A few weeks ago, Yale Professor Robert Shiller won the Nobel prize for his work on irrationality and inefficiency of markets. Since then, we have been treated to a plethora of stories on some of his other work -- especially so-called CAPE, Shiller’s measure of long term valuation. The general consensus seems to be that CAPE -- the cyclically adjusted price-to-earnings ratio – is elevated, stocks are overvalued, and a crash is imminent.
This is a misreading of both valuation measures, as well as causes of crashes.
CAPE looks at the prior 10 years of trailing earnings. It smooths out any given quarters' ups and downs, and theoretically includes a full business cycle. The way Shiller intended it to be used was to create a valuation metric that would suggest whether stocks are likely to outperform their average returns over the next 10 years.
Shiller’s CAPE does this well. As Mebane Faber of Cambria Investment Management observed, when CAPE measures are under 10, forward 10-year returns are outstanding. Over the long run, returns fall the higher CAPE rises. However, over the short run, it is anyone’s guess. The range of returns when CAPE is elevated is fairly broad. Indeed, CAPE has been over 20 for the past few years, and U.S .equity returns have been strong.

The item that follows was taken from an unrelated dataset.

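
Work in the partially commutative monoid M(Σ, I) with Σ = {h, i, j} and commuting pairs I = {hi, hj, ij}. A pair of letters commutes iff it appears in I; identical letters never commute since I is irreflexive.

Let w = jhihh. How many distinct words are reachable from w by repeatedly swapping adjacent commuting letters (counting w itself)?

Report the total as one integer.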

The problem we run into is that valuation is not a timing tool. A momentum trader will tell you from personal experience that overpriced stocks can and do get more expensive. Value investors will tell you from their personal experience that cheap stocks can get a whole lot cheaper.
Mean reversion does not occur immediately after an asset moves away from its long-term trend. Any bond trader can tell you that from their personal experience of the past 30 years.